The boy’s mom, Eugenia McDowell, told ABC News that a teacher sent her a text message on Monday, saying her son had taken a knee during the pledge and that she had instructed him to stand to show respect for the flag. McDowell was not pleased with the response because the admonishment encroached on her son’s freedom of speech she said, showing ABC News the text.

“I knew where he had seen [kneeling], but I did tell him that in the classroom, we are learning what it means to be a good citizen, we’re learning about respecting the United States of America and our country symbols and showing loyalty and patriotism and that we stand for the Pledge of Allegiance,” wrote the teacher in the message to McDowell, ABC reports.

A spokesperson for the Pasco County School District told ABC that the teacher responded to the incident by mouthing, “We stand for the pledge” when she saw him kneeling. The district policy requires students to have written exemption from their parents if they don’t plan to take part in the pledge.

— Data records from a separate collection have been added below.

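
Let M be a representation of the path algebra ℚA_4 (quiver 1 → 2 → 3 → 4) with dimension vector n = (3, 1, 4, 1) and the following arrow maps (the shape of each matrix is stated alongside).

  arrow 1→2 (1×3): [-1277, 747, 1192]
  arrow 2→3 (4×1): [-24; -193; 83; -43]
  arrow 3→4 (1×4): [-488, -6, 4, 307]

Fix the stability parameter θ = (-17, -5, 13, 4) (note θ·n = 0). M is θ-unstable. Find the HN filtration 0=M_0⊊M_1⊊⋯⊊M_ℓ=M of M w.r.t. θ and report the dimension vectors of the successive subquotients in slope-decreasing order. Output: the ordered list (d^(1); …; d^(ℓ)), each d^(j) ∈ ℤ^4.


Interval decomposition of M: I[1,1]^2, I[1,4], I[3,3]^3.
HN type (ℓ=4): μ^(1)=13; μ^(2)=17/2; μ^(3)=-5; μ^(4)=-17

((0, 0, 3, 0); (0, 0, 1, 1); (0, 1, 0, 0); (3, 0, 0, 0))


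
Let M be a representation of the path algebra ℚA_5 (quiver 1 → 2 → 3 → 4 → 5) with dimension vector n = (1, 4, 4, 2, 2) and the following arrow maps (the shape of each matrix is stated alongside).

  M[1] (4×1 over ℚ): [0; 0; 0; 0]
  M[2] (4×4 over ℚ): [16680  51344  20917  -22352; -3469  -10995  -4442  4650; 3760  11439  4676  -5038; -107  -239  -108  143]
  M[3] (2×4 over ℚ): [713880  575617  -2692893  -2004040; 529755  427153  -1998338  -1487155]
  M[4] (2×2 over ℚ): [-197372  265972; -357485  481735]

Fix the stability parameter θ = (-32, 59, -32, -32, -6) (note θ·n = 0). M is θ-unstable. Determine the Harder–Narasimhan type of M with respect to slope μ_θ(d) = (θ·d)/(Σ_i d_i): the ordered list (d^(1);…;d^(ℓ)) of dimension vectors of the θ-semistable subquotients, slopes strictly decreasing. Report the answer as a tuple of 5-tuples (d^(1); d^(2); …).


Via rank(M_{q-1}∘⋯∘M_p): M ≅ I[1,1], I[2,3]^2, I[2,4], I[2,5], I[5,5].
μ_θ-semistable layers: μ^(1)=27/2; μ^(2)=-5/3; μ^(3)=-11/4; μ^(4)=-6; μ^(5)=-32

((0, 2, 2, 0, 0); (0, 1, 1, 1, 0); (0, 1, 1, 1, 1); (0, 0, 0, 0, 1); (1, 0, 0, 0, 0))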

The hundreds of NFL players and other people kneeling for the national anthem have been doing so in protest of police brutality and social inequality. McDowell took issue with how her son was told in front of other students that he could not express his beliefs.

“What he did was have a difference of opinion. He was not being disrespectful. He was silently protesting and exercising his constitutional right,” McDowell told ABC News. “My concern is she infringed upon his constitutional right to express himself, to protest peacefully, and she also made him feel like his decision to come up with his own opinion about things was the wrong thing to do.”

McDowell didn’t know her son would protest during class, but she wasn’t surprised — their family often discusses the news, and his two older brothers knelt during the national anthem at their high school football game last year, she told the Tampa Bay Times.